Se hace la luz para inquilinos

Familias todavía piden arreglos a casa embargada por Fannie Mae

Inquilinos que llevaban siete meses viviendo sin energía eléctrica en una propiedad embargada por el prestamista Fannie Mae se mostraron alegres ayer cuando finalmente les conectaron la electricidad, pero continúan preocupados por la incertidumbre del futuro.

“Fannie Mae fue forzado a responder, les dio vergüenza tanta publicidad”, comentó Paulina González, directora ejecutiva de la organización Acciones Estratégicas para una Sociedad Justa (SAJE)

La Opinión y otros medios reportaron la semana pasada sobre las condiciones en las que viven tres familias en una casa en el número 1139 Este de la calle Adams, la cual fue embargada por Fannie Mae el año pasado.

“Todavía no sabemos qué va a pasar”, comentó Jesús Herrera, quien reside en la propiedad. “No sé si nos van a reparar la casa o si nos van a desalojar.”

Varias ventanas de la casa continúan rotas, sostenidas con cinta adhesiva y pedazos de madera. Hay hoyos en las paredes y en los pisos y una gran población de cucarachas y ratas.

En un comunicado, Fannie Mae aseguró que las familias nunca respondieron a múltiples intentos de contactarlos y que esto impidió hacer las reparaciones necesarias.

Los inquilinos han presentado querellas con el Departamento de Salubridad del Condado de Los Ángeles y con la Autoridad de Vivienda de la Ciudad de Los Ángeles (HACLA), pero no han conseguido que se hagan las reparaciones.

“Las quejas caen como dentro de un circulo, un departamento nos dice que no son ellos los responsables de hacer los cambios en la propiedad y otros nos mandan con otros departamentos”, dijo González.

“Le pedimos al procurador de la ciudad que enjuicie a Fannie Mae por ser caseros irresponsables”, añadió.

Herrera dijo que se enteró de que algo andaba mal en septiembre, cuando empezaron a llegar papeles del banco al dueño de la casa, pero éste les aseguro que todo estaba bien.

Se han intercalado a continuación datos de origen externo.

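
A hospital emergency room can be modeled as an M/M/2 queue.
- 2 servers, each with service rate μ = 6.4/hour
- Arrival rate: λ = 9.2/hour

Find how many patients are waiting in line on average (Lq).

Traffic intensity: ρ = λ/(cμ) = 9.2/(2×6.4) = 0.7187
Since ρ = 0.7187 < 1, system is stable.
Offered load a = λ/μ = cρ = 9.2/6.4 = 1.4375
P₀ = [ Σₙ₌₀^1 aⁿ/n! + a^2/(2!(1-ρ)) ]⁻¹
Σ = a^0/0! + a^1/1! = 1.0000 + 1.4375 = 2.4375
a^2/(2!(1-ρ)) = 2.0664/(2 × 0.28125) = 3.6736
P₀ = 1/(2.4375 + 3.6736) = 0.1636
Lq = P₀·a^2·ρ / (2!(1-ρ)²) = 0.163636 × 2.06641 × 0.718750 / (2 × 0.0791016) = 1.5362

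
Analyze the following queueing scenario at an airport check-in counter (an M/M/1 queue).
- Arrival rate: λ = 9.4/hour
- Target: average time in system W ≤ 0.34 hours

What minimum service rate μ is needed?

For M/M/1: W = 1/(μ-λ)
Need W ≤ 0.34, so 1/(μ-λ) ≤ 0.34
μ - λ ≥ 1/0.34 = 2.9412
μ ≥ 9.4 + 2.9412 = 12.3412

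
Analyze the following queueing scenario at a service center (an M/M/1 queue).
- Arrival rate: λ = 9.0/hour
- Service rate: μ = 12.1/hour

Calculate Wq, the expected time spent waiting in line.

First, compute utilization: ρ = λ/μ = 9.0/12.1 = 0.7438
For M/M/1: Wq = λ/(μ(μ-λ))
Wq = 9.0/(12.1 × (12.1-9.0))
Wq = 9.0/(12.1 × 3.10)
Wq = 0.2399 hours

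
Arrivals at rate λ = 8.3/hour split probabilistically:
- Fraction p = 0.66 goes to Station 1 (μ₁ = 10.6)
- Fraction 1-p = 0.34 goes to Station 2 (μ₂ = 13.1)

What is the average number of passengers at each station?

Effective rates: λ₁ = 8.3×0.66 = 5.478, λ₂ = 8.3×0.34 = 2.822
Station 1: ρ₁ = 5.478/10.6 = 0.5168, L₁ = ρ₁/(1-ρ₁) = 0.5168/(1-0.5168) = 1.0695
Station 2: ρ₂ = 2.822/13.1 = 0.21542, L₂ = ρ₂/(1-ρ₂) = 0.21542/(1-0.21542) = 0.2746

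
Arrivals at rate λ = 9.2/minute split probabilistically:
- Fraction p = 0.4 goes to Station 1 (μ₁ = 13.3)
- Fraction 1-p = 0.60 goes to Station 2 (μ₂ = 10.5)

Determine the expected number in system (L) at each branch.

Effective rates: λ₁ = 9.2×0.4 = 3.68, λ₂ = 9.2×0.60 = 5.52
Station 1: ρ₁ = 3.68/13.3 = 0.27669, L₁ = ρ₁/(1-ρ₁) = 0.27669/(1-0.27669) = 0.3825
Station 2: ρ₂ = 5.52/10.5 = 0.5257, L₂ = ρ₂/(1-ρ₂) = 0.5257/(1-0.5257) = 1.1084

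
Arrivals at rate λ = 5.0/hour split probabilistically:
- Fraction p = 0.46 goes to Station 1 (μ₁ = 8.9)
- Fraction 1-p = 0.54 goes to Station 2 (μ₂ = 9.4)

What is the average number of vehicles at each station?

Effective rates: λ₁ = 5.0×0.46 = 2.3, λ₂ = 5.0×0.54 = 2.7
Station 1: ρ₁ = 2.3/8.9 = 0.25843, L₁ = ρ₁/(1-ρ₁) = 0.25843/(1-0.25843) = 0.3485
Station 2: ρ₂ = 2.7/9.4 = 0.28723, L₂ = ρ₂/(1-ρ₂) = 0.28723/(1-0.28723) = 0.4030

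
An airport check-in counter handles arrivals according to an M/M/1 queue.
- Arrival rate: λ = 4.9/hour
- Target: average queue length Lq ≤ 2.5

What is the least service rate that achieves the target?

For M/M/1: Lq = λ²/(μ(μ-λ))
Need Lq ≤ 2.5, i.e. μ(μ-λ) ≥ λ²/2.5
μ² - 4.9μ - 24.01/2.5 ≥ 0  →  μ² - 4.9μ - 9.6040 ≥ 0
Quadratic formula (positive root): μ = [λ + √(λ² + 4×9.6040)]/2
Discriminant: 24.01 + 4×9.6040 = 62.4260, √62.4260 = 7.9010
μ ≥ (4.9 + 7.9010)/2 = 6.4005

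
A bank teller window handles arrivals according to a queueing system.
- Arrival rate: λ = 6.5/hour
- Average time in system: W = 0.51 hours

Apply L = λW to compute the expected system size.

Little's Law: L = λW
L = 6.5 × 0.51 = 3.3150 transactions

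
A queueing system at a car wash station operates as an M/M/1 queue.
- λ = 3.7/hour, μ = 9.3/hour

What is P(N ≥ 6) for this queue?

ρ = λ/μ = 3.7/9.3 = 0.39785
P(N ≥ n) = ρⁿ
P(N ≥ 6) = 0.39785^6
P(N ≥ 6) = 0.003966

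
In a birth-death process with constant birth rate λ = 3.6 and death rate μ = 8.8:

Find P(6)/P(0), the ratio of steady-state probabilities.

For constant rates: P(n)/P(0) = (λ/μ)^n
P(6)/P(0) = (3.6/8.8)^6 = 0.40909^6 = 0.004687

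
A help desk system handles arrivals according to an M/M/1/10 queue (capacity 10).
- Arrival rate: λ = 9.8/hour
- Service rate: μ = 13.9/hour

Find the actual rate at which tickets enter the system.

ρ = λ/μ = 9.8/13.9 = 0.705036
P₀ = (1-ρ)/(1-ρ^(K+1)) = (1-0.705036)/(1-0.705036^11) = 0.29496/0.97860 = 0.3014
P_K = P₀×ρ^K = 0.3014 × 0.705036^10 = 0.3014 × 0.03035 = 0.009147
λ_eff = λ(1-P_K) = 9.8 × (1 - 0.009147) = 9.8 × 0.990853 = 9.7104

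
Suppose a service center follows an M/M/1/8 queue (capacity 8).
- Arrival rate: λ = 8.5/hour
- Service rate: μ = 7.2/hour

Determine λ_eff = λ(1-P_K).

ρ = λ/μ = 8.5/7.2 = 1.18056
P₀ = (1-ρ)/(1-ρ^(K+1)) = (1-1.18056)/(1-1.18056^9) = -0.18056/-3.4544 = 0.05227
P_K = P₀×ρ^K = 0.05227 × 1.18056^8 = 0.05227 × 3.7732 = 0.1972
λ_eff = λ(1-P_K) = 8.5 × (1 - 0.197217) = 8.5 × 0.802783 = 6.8237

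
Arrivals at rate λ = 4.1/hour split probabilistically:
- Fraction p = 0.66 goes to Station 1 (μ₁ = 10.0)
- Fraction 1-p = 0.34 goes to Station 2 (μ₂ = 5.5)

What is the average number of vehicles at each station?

Effective rates: λ₁ = 4.1×0.66 = 2.706, λ₂ = 4.1×0.34 = 1.394
Station 1: ρ₁ = 2.706/10.0 = 0.2706, L₁ = ρ₁/(1-ρ₁) = 0.2706/(1-0.2706) = 0.3710
Station 2: ρ₂ = 1.394/5.5 = 0.25345, L₂ = ρ₂/(1-ρ₂) = 0.25345/(1-0.25345) = 0.3395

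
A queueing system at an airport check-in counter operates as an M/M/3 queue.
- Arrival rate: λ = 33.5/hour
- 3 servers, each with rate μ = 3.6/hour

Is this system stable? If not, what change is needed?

Stability requires ρ = λ/(cμ) < 1
ρ = 33.5/(3 × 3.6) = 33.5/10.80 = 3.1019
Since 3.1019 ≥ 1, the system is UNSTABLE.
Need c > λ/μ = 33.5/3.6 = 9.31.
Minimum servers needed: c = 10.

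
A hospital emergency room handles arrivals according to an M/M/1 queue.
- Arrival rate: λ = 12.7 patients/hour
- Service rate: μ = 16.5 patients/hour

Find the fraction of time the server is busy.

Server utilization: ρ = λ/μ
ρ = 12.7/16.5 = 0.7697
The server is busy 76.97% of the time.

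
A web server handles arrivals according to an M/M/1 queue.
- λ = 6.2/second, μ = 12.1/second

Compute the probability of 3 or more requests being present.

ρ = λ/μ = 6.2/12.1 = 0.5124
P(N ≥ n) = ρⁿ
P(N ≥ 3) = 0.5124^3
P(N ≥ 3) = 0.1345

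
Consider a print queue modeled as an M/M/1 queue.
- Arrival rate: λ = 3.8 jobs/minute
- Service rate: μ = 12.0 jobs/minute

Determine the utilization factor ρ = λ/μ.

Server utilization: ρ = λ/μ
ρ = 3.8/12.0 = 0.3167
The server is busy 31.67% of the time.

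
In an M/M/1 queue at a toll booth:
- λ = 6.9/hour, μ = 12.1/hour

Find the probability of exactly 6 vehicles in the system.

ρ = λ/μ = 6.9/12.1 = 0.57025
P(n) = (1-ρ)ρⁿ
P(6) = (1-0.57025) × 0.57025^6
P(6) = 0.4297 × 0.03439
P(6) = 0.01478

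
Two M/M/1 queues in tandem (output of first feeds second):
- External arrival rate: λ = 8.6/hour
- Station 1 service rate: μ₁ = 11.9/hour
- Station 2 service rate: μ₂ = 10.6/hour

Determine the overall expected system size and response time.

By Jackson's theorem, each station behaves as independent M/M/1.
Station 1: ρ₁ = 8.6/11.9 = 0.7227, L₁ = ρ₁/(1-ρ₁) = λ/(μ₁-λ) = 8.6/3.30 = 2.6061
Station 2: ρ₂ = 8.6/10.6 = 0.8113, L₂ = ρ₂/(1-ρ₂) = λ/(μ₂-λ) = 8.6/2.00 = 4.3000
Total: L = L₁ + L₂ = 2.6061 + 4.3000 = 6.9061
W = L/λ = 6.9061/8.6 = 0.8030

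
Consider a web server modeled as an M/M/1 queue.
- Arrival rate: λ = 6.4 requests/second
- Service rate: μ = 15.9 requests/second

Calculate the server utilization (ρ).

Server utilization: ρ = λ/μ
ρ = 6.4/15.9 = 0.4025
The server is busy 40.25% of the time.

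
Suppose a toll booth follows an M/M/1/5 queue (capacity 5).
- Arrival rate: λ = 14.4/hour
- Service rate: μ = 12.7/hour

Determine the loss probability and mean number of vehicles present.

ρ = λ/μ = 14.4/12.7 = 1.13386
P₀ = (1-ρ)/(1-ρ^(K+1)) = (1-1.13386)/(1-1.13386^6) = -0.1339/-1.1250 = 0.1190
P_K = P₀×ρ^K = 0.1190 × 1.13386^5 = 0.1190 × 1.8741 = 0.2230
Blocking probability P_5 = 0.2230 (22.30%)
L = ρ[1 - (K+1)ρ^K + Kρ^(K+1)] / [(1-ρ)(1-ρ^(K+1))]
L = 1.13386 × (1 - 6×1.87412 + 5×2.12499) / ((1 - 1.13386) × (1 - 2.12499)) = 2.8629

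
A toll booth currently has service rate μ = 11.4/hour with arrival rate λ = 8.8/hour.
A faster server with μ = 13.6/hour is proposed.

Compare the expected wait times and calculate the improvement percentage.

System 1: ρ₁ = 8.8/11.4 = 0.7719, W₁ = 1/(11.4-8.8) = 0.38462
System 2: ρ₂ = 8.8/13.6 = 0.6471, W₂ = 1/(13.6-8.8) = 0.20833
Improvement: (W₁-W₂)/W₁ = (0.38462-0.20833)/0.38462 = 45.83%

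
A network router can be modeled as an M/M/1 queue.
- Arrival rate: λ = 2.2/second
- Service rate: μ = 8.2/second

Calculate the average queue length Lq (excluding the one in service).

ρ = λ/μ = 2.2/8.2 = 0.2683
For M/M/1: Lq = λ²/(μ(μ-λ))
Lq = 4.84/(8.2 × 6.00)
Lq = 0.09837 packets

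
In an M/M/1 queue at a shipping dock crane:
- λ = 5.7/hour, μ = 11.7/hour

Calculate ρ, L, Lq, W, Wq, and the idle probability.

Step 1: ρ = λ/μ = 5.7/11.7 = 0.4872
Step 2: L = λ/(μ-λ) = 5.7/6.00 = 0.9500
Step 3: Lq = λ²/(μ(μ-λ)) = 32.49/(11.7×6.00) = 0.4628
Step 4: W = 1/(μ-λ) = 1/6.00 = 0.16667
Step 5: Wq = λ/(μ(μ-λ)) = 5.7/(11.7×6.00) = 0.08120
Step 6: P(0) = 1-ρ = 0.5128
Verify: L = λW = 5.7×0.16667 = 0.9500 ✔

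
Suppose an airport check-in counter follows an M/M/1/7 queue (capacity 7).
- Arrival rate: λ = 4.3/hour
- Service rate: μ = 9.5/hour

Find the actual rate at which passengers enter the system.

ρ = λ/μ = 4.3/9.5 = 0.45263
P₀ = (1-ρ)/(1-ρ^(K+1)) = (1-0.45263)/(1-0.45263^8) = 0.54737/0.99824 = 0.5483
P_K = P₀×ρ^K = 0.5483 × 0.45263^7 = 0.5483 × 0.003892 = 0.002134
λ_eff = λ(1-P_K) = 4.3 × (1 - 0.002134) = 4.3 × 0.99787 = 4.2908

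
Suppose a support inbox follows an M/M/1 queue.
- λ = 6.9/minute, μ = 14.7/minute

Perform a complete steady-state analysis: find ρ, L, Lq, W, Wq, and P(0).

Step 1: ρ = λ/μ = 6.9/14.7 = 0.4694
Step 2: L = λ/(μ-λ) = 6.9/7.80 = 0.8846
Step 3: Lq = λ²/(μ(μ-λ)) = 47.61/(14.7×7.80) = 0.4152
Step 4: W = 1/(μ-λ) = 1/7.80 = 0.1282
Step 5: Wq = λ/(μ(μ-λ)) = 6.9/(14.7×7.80) = 0.06018
Step 6: P(0) = 1-ρ = 0.5306
Verify: L = λW = 6.9×0.1282 = 0.8846 ✔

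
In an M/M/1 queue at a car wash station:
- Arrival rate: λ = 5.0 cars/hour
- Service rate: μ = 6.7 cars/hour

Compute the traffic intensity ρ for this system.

Server utilization: ρ = λ/μ
ρ = 5.0/6.7 = 0.7463
The server is busy 74.63% of the time.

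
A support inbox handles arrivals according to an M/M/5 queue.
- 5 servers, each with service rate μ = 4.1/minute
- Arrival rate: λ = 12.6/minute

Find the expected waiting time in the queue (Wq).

Traffic intensity: ρ = λ/(cμ) = 12.6/(5×4.1) = 0.6146
Since ρ = 0.6146 < 1, system is stable.
Offered load a = λ/μ = cρ = 12.6/4.1 = 3.0732
P₀ = [ Σₙ₌₀^4 aⁿ/n! + a^5/(5!(1-ρ)) ]⁻¹
Σ = a^0/0! + a^1/1! + a^2/2! + a^3/3! + a^4/4! = 1.00000 + 3.07317 + 4.72219 + 4.83736 + 3.71651 = 17.3492
a^5/(5!(1-ρ)) = 274.1154/(120 × 0.385366) = 5.9276
P₀ = 1/(17.3492 + 5.9276) = 0.04296
Lq = P₀·a^5·ρ / (5!(1-ρ)²) = 0.0429612 × 274.1154 × 0.614634 / (120 × 0.148507) = 0.4062
Wq = Lq/λ = 0.4062/12.6 = 0.03224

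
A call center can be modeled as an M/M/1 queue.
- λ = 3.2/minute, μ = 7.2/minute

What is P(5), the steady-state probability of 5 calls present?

ρ = λ/μ = 3.2/7.2 = 0.44444
P(n) = (1-ρ)ρⁿ
P(5) = (1-0.44444) × 0.44444^5
P(5) = 0.5556 × 0.01734
P(5) = 0.009634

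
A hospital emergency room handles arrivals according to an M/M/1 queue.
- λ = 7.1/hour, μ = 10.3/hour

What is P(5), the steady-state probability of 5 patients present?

ρ = λ/μ = 7.1/10.3 = 0.6893
P(n) = (1-ρ)ρⁿ
P(5) = (1-0.6893) × 0.6893^5
P(5) = 0.31070 × 0.15561
P(5) = 0.04835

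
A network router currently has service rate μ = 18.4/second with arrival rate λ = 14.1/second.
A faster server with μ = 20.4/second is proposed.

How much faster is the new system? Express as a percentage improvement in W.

System 1: ρ₁ = 14.1/18.4 = 0.7663, W₁ = 1/(18.4-14.1) = 0.23256
System 2: ρ₂ = 14.1/20.4 = 0.6912, W₂ = 1/(20.4-14.1) = 0.15873
Improvement: (W₁-W₂)/W₁ = (0.23256-0.15873)/0.23256 = 31.75%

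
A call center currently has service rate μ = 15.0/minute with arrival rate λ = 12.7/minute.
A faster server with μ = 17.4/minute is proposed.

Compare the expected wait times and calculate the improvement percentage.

System 1: ρ₁ = 12.7/15.0 = 0.8467, W₁ = 1/(15.0-12.7) = 0.4348
System 2: ρ₂ = 12.7/17.4 = 0.7299, W₂ = 1/(17.4-12.7) = 0.2128
Improvement: (W₁-W₂)/W₁ = (0.4348-0.2128)/0.4348 = 51.06%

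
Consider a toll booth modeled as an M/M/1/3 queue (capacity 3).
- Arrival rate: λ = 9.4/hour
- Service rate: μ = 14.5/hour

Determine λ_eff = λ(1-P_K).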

“Nos decía que no nos preocupáramos y que nos iba a avisar, nosotros le seguíamos pagando la renta pero después nos enteramos de que él tenía dos años de no pagar la casa al banco ni los ‘biles’ de la electricidad. Le dejamos de pagar la renta y desapareció”, comentó Herrera, quien hasta esta semana era el encargado de prender un generador eléctrico para que tres familias con 11 hijos tuvieran electricidad por un par de horas cada noche.

Aidé Clemente, otra residente que ha vivido en la propiedad por ocho años, aseguró que los últimos meses han sido difíciles. “Por las noches andábamos con velas en la oscuridad, pendientes siempre de que los niños no se fueran a quemar o a tirarlas.”

Noches como la del martes pasado, cuando los vientos soplaron con fuerza, son particularmente peligrosas para Clemente, ya que las ventanas rotas “se menean por el viento como si fueran a terminar de romperse.”

Como todavía no hay calefacción, sus niños siguen durmiendo con pantalones y chaquetas para no sentir mucho frío. También siguen guardando el pan en contenedores plásticos “para que no me lo coman las ratas.”

En el primer día que les regresaron la luz, los niños se la pasaron jugando videos en “la tele” y Herrera fue a comprar focos nuevos y comida para llenar el refrigerador.

“Por el momento ya tenemos luz”, dijo Herrera. “Nos dicen que en un par de semanas nos van avisar… a ver qué pasa”.